Od pół roku mój monitor (Flatron1710s) ma problem z rozruchem (dioda i wyświetlacz nie zawsze reagują po podłączeniu do prądu). Sytuacja ta jest o tyle dziwna, że jeśli monitor startuje działa bezproblemowo, aż do momentu gdy go odłączę od prądu i spróbuję włączyć ponownie (ani razu nie wstał po takim zabiegu).
Po odłączeniu monitora od prądu aby ponowny rozruch był udany muszę odczekać pewną ilość czasu (najpierw wystarczało 40 min, potem 1h, teraz potrzebuje ponad 2h).

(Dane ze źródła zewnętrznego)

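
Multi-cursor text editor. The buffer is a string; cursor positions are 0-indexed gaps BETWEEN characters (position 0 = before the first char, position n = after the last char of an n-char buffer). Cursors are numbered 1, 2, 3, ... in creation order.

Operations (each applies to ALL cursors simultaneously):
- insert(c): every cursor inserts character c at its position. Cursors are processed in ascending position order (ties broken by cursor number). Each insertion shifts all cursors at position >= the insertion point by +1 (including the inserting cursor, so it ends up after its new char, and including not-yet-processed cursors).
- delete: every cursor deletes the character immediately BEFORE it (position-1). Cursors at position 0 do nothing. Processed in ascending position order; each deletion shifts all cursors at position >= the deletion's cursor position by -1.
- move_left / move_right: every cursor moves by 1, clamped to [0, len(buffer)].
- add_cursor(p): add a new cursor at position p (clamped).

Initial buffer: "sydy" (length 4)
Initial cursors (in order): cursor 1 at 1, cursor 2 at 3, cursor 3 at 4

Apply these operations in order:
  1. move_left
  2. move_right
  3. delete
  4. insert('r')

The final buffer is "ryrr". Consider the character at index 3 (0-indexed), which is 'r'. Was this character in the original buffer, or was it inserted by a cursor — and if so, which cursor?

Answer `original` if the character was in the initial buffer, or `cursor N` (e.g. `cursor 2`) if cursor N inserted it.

After op 1 (move_left): buffer="sydy" (len 4), cursors c1@0 c2@2 c3@3, authorship ....
After op 2 (move_right): buffer="sydy" (len 4), cursors c1@1 c2@3 c3@4, authorship ....
After op 3 (delete): buffer="y" (len 1), cursors c1@0 c2@1 c3@1, authorship .
After op 4 (insert('r')): buffer="ryrr" (len 4), cursors c1@1 c2@4 c3@4, authorship 1.23
Authorship (.=original, N=cursor N): 1 . 2 3
Index 3: author = 3

Answer: cursor 3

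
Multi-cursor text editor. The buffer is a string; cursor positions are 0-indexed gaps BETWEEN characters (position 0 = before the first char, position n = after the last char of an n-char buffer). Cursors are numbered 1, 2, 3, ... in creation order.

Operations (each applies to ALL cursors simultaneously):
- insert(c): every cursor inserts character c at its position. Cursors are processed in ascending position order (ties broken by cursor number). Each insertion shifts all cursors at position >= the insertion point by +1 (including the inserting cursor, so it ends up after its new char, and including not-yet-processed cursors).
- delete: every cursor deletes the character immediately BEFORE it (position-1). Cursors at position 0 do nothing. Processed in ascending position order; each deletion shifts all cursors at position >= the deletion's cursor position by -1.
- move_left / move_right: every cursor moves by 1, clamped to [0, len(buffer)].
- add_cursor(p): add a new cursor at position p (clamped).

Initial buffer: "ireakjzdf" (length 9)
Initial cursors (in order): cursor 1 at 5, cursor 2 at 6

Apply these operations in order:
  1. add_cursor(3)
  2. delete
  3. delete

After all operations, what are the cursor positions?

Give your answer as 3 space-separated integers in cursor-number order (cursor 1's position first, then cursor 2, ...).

Answer: 0 0 0

Derivation:
After op 1 (add_cursor(3)): buffer="ireakjzdf" (len 9), cursors c3@3 c1@5 c2@6, authorship .........
After op 2 (delete): buffer="irazdf" (len 6), cursors c3@2 c1@3 c2@3, authorship ......
After op 3 (delete): buffer="zdf" (len 3), cursors c1@0 c2@0 c3@0, authorship ...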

w/w objawy początkowo łagodziło odłączanie głośników od listwy (Logitech x 210) i wpinanie ich dopiero po udanym rozruchu monitora, niestety teraz i ten trick bywa nieskuteczny.
Podsumowując: Monitor jeśli działa to działa, jak nie zaskoczy, to nic nie jest w stanie go uruchomić, do momentu gdy poleży sobie bez prądu odpowiednią ilość czasu.
Czynności które wykonałem
- podłączyłem PC pod TV / wszystko działa / więc to nie wina gpu
- zmieniłem listwę do której podłączam PC / brak efektu
- zmieniłem kabel zasilający monitor / brak efektu
- podpinałem głośniki przez inną listwę / częściej startował, jednak często zawodzi i ten sposób/
Zasadnicze pytanie wina głośników czy monitora? Chciałbym to wyjaśnić zanim zabiorę się do kupna nowego monitora.